Yesterday my wife, daughter, and I drove the hour to my parent’s house to see Cinnamon just in case things take a turn for the worse. At first, things were about as bad as I expected. She was just laying on her blanket, barely having enough energy to stand up. I walked over to her, patted her on the head, and told her she was a “good girl”.

After dinner, my parents carried Cinnamon upstairs, she is unable to climb the stairs anymore, and we spent a little more time with her. This time, she walked around the room like she used to do and stood for several minutes. This was much more heartening. Still, I’m not sure how long it will last. Anyhow, losing a pet isn’t the same as losing a family member, but there are similar feelings of loss.

Anyhow, overall I’m doing ok. How are you?

7 thoughts on “Happy and Sad and In-Between

  1. Good to hear about the writing (I ended up not submitting my entry to the contest, since it just wasn’t as funny on paper as it was in my head…oh well). Not so good to hear about your dog – I can sympathize, I had to have the cat I’d had since I was eight put down late last summer.
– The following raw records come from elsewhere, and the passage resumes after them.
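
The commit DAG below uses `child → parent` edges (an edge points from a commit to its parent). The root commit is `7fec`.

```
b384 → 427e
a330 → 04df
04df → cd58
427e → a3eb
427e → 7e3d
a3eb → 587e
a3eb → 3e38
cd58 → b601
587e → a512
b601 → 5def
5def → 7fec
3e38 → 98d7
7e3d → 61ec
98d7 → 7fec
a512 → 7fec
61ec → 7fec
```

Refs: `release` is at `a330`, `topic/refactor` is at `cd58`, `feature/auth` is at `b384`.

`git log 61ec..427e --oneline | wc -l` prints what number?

7

Reachable from 427e: {3e38, 427e, 587e, 61ec, 7e3d, 7fec, 98d7, a3eb, a512}.
Reachable from 61ec: {61ec, 7fec}.
In 427e's history but not 61ec's: {3e38, 427e, 587e, 7e3d, 98d7, a3eb, a512} — 7 commits.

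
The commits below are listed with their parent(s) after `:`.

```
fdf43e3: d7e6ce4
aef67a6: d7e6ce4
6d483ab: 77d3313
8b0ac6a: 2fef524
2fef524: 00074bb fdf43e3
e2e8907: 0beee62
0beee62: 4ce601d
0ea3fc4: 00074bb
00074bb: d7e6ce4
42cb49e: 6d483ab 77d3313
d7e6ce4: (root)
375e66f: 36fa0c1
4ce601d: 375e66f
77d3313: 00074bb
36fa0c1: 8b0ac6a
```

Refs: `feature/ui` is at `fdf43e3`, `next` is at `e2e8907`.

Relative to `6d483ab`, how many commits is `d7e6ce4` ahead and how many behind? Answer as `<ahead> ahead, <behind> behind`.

0 ahead, 3 behind

Reachable from d7e6ce4: {d7e6ce4}.
Reachable from 6d483ab: {00074bb, 6d483ab, 77d3313, d7e6ce4}.
Only in d7e6ce4's history (ahead): {} — 0.
Only in 6d483ab's history (behind): {00074bb, 6d483ab, 77d3313} — 3.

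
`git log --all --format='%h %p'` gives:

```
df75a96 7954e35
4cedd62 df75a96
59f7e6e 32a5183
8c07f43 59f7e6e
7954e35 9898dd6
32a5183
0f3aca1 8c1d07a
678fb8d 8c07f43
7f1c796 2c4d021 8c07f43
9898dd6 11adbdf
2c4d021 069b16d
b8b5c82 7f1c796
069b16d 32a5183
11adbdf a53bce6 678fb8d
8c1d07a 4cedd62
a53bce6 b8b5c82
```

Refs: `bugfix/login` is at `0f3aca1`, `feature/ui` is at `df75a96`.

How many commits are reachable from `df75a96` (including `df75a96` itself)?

13

Walking parent pointers from df75a96: reachable set = {069b16d, 11adbdf, 2c4d021, 32a5183, 59f7e6e, 678fb8d, 7954e35, 7f1c796, 8c07f43, 9898dd6, a53bce6, b8b5c82, df75a96}.
That is 13 commits.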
I’m still not entirely used to not having him around.

  2. Pingback: Sad and a Story « The Struggling Writer

  3. I am sorry to hear about your dog. We had to put down our lab mix a few months back. We had gotten her 10 years earlier but she had developed a brain tumor, necessitating the procedure. It is strange when that happens as it isn’t as much the loss of her. Intellectually I put that down as necessary. It is the loss of all the memories I have with her, memories I will be unable to add to now that she is gone. And without fresh breezes to reinforce past memories, the memories I do have will become obscured by dust.. That is what I miss the most.

    I hope things go better with you and your parents are able to get another dog to fill their grandkids lives with as much joy as the dog you grew up with provided.